George Washington Papers

To George Washington from the Rhode Island Council of War, 15 January 1778

From the Rhode Island Council of War

State of Rhode-Island &c.
In Council of War. Providence January 15th 1778.


We had the Honor of receiving your Excellency’s favor of the 29th Ultimo, inclosing a return of the Rhode Island Regiments; it gives us very sensible Pain, when we consider the deficiency in our Battalions, and how impracticable it is for us at present to remedy it. We have ever esteemed it of the highest and most important consequence to have the Continental Battalions compleat, for which Purpose we have exerted our utmost abilities in order to effect it, but the Measures have proved abortive. The Reason is obvious, for in Decr 1776 the Enemy took possession of about one Third part of our little State, with a very strong Naval and Land force, fixed themselves in the center of our Country, which obliged us immediately to take measures for securing that Part which remained in our Possession, for which Purpose, two Regiments of Infantry and one Regiment of Artillery were by the General Assembly Voted to be raised to serve 15 Months, in order to give some respite to the Militia.1 In January last a Committee from the four New England States convened here, in order to point out some effectual Measures for preventing the Enemys making further progress in the New England States, and recommended to their several Legislatures that it was absolutely necessary that a Body of Six Thousand Men should be kept up for that Purpose, for so long Time as the Enemy should remain in Possession of Rhode-Island;2 none of the New England States furnished the Quota assigned them save New Hampshire a few Months; which obliged us great part of the Time since that Period to call forth one half part of all the fencible Men in the State; at Times when we thought ourselves in less danger a Quarter part, which entirely prevented the filling our Continental-Battalions, and altho’ the Enemy were in force at Rhode-Island, we were by our repeated exertions enabled to furnish near One Thousand Men for our Continental Battalions.

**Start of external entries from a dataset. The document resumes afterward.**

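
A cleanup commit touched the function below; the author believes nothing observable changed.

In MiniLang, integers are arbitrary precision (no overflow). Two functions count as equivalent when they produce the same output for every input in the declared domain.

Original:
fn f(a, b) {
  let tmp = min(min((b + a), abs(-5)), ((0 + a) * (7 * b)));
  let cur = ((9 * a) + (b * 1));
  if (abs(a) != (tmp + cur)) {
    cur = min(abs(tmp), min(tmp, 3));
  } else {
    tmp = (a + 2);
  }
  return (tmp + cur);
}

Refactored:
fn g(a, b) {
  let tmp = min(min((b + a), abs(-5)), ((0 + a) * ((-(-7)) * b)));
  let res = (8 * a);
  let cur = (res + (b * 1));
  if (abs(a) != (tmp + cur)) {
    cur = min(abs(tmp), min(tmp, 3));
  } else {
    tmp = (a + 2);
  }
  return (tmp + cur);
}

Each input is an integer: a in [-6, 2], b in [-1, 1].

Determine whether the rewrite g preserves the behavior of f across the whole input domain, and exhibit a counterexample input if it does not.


Evaluate both at a=1, b=-1.
f: tmp=-7, then cur=8, then (abs(a) != (tmp + cur)) is false, then tmp=3, then returns 11
g: tmp=-7, then res=8, then cur=7, then (abs(a) != (tmp + cur)) is true, then cur=-7, then returns -14
11 vs -14 — the two versions disagree here.
verdict: not equivalent; witness: a=1, b=-1


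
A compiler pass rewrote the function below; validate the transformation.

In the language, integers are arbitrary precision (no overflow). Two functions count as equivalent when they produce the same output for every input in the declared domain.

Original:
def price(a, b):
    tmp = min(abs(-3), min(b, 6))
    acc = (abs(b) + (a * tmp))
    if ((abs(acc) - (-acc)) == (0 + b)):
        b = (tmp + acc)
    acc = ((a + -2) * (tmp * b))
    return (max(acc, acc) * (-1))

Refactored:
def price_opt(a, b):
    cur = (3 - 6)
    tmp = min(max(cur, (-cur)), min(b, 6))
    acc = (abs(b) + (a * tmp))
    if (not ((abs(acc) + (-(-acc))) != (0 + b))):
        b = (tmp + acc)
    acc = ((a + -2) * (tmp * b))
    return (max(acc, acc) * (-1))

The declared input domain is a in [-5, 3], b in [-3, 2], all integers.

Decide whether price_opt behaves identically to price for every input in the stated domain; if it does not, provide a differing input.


Equivalent — the differences include local variable names differ, plus statement counts differ, plus comparison usage differs, plus boolean connective usage differs, plus arithmetic usage differs, plus min/max/abs usage differs, plus constant usage differs, yet no declared input distinguishes the two.
As a probe, take a=3, b=-3: price runs tmp = -3; acc = -6; ((abs(acc) - (-acc)) == (0 + b)) -> false; acc = 9; return -9; price_opt runs cur = -3; tmp = -3; acc = -6; (not ((abs(acc) + (-(-acc))) != (0 + b))) -> false; acc = 9; return -9; both end at -9.
Across all 54 domain points the two functions coincide.
verdict: equivalent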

The Militia have been called forth to serve for short Periods in order that their Husbandry might not be quite neglected, which obliged us to make frequent Payments to them, and other demands for the support of Government, exhausted our Treasury in such a manner that we were not able to purchase Vessels & Cargoes in the neighbouring States to send to foreign Markets for Cloths—Our Manufactories being very small, and our own Ports intirely shut up, has made it extreme difficult, for to procure the necessary Cloathing for our Battalions.

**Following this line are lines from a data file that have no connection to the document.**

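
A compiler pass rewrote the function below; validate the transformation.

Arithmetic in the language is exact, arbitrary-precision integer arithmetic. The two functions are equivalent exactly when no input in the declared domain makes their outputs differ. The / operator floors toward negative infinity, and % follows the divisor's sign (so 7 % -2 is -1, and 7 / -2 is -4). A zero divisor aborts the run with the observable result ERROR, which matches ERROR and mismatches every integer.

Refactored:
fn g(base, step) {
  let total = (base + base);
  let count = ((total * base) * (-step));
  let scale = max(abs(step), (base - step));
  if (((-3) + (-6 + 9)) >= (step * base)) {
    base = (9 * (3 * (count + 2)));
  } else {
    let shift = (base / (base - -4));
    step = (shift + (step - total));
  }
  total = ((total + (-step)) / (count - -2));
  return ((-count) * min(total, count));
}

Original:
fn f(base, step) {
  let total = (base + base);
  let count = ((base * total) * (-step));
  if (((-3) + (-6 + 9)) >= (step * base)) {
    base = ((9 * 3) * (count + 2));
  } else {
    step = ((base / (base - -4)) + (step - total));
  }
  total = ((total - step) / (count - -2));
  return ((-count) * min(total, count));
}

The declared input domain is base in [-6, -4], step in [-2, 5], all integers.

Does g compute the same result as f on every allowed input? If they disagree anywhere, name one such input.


This is a faithful refactor — arithmetic usage differs; also min/max/abs usage differs; also local variable names differ; also statement counts differ, but the computed results match everywhere.
As a probe, take base=-6, step=2: f runs total = -12; count = -144; (((-3) + (-6 + 9)) >= (step * base)) -> true; base = -3834; total = 0; return -20736; g runs total = -12; count = -144; scale = 2; (((-3) + (-6 + 9)) >= (step * base)) -> true; base = -3834; total = 0; return -20736; both end at -20736.
An exhaustive pass over the 24 declared inputs shows identical outputs.
verdict: equivalent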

We have taken the greatest pains, and the utmost diligence has been used in order to procure Cloathing—And we were able Yesterday to send forward One Thousand pair of Stockings, Three Hundred & Two Shirts, Fifty Coats, One Hundred pair of Breeches, Four Hundred & Seventy Three pair of Shoes, & Seventy Two Hatts for the use of our Two Battalions.

The Enemy are still very formidable at Rhode-Island Lord Howe with Nine Sail of the Line, Twenty Frigates & Sloops of War, with One Hundred & Eighty Transports are in the Harbor of Newport and the Narragenset-Bay. We have intelligence that a Body of their best Men are selected out for some Expedition—that we are daily in expectation of being Attacked, and are in a miserable Condition for defence. We think we have been rather neglected when so considerable a part of the Enemy are in possession of part of our State & our Continental Battalions called away.

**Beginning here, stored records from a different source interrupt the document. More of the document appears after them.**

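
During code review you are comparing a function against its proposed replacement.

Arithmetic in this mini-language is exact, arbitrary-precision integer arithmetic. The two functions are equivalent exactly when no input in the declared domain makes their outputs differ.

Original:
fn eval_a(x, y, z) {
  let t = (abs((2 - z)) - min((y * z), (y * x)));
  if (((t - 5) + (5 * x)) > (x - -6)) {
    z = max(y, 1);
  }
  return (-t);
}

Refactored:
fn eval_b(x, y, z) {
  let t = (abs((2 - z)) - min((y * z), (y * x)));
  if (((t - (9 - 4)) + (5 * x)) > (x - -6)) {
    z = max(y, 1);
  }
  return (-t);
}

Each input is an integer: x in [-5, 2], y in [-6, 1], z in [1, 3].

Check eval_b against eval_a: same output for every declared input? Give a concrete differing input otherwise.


This is a faithful refactor — constant usage differs; also arithmetic usage differs, but the computed results match everywhere.
Tracing x=-5, y=-4, z=1: eval_a: t becomes 5; next (((t - 5) + (5 * x)) > (x - -6)) evaluates to false; next final value -5 | eval_b: t becomes 5; next (((t - (9 - 4)) + (5 * x)) > (x - -6)) evaluates to false; next final value -5 — matching result -5.
Across all 192 domain points the two functions coincide.
verdict: equivalent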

By the failure of the late intended Expedition against Rhode-Island the General who commands here hath so far lost the confidence of the People, that but little can be expected from his future Services in this State.

We shall at all Times chearfully contribute to the utmost of our Abilities in the general defence of the United States, & should be very happy if it was in our power to immediately fill up our Continental Battalions. We have sent forward this Day by Lt Chapin of Col. Sherburnes Regiment Eight recruits well Cloathed.3

We have appointed in each Town within this State one or more Persons for the purpose of recruiting and apprehending Deserters whereby the Body has become so numerous, that it is needless to trouble your Excellency with a list of the Names, any concern respecting thereto addressed to the Council of War will be strictly attended to. We are with great Esteem & Respect your Excellency’s most Obedt hble Servts

Signed in behalf of the Council of War
Nichs Cooke

LS, DLC:GW; LS (duplicate), DLC:GW. Robert Hanson Harrison docketed the original LS “no Ansr requisite.” The duplicate was enclosed in the council’s letter to GW of 19 January.

1The Rhode Island assembly voted on 10 Dec. 1776 to raise these troops (see Bartlett, R.I. Records description begins John Russell Bartlett, ed. Records of the Colony of Rhode Island and Providence Plantations, in New England. 10 vols. Providence, 1856–65. description ends , 8:58–59, 61–63).

2For the formation and resolutions of this committee, see ibid., 57, 77, 103, 105.

3Seth Chapin (1746–1833) of Massachusetts, who had been a first lieutenant in Col. Henry Sherburne’s regiment since July 1777, resigned in April 1780.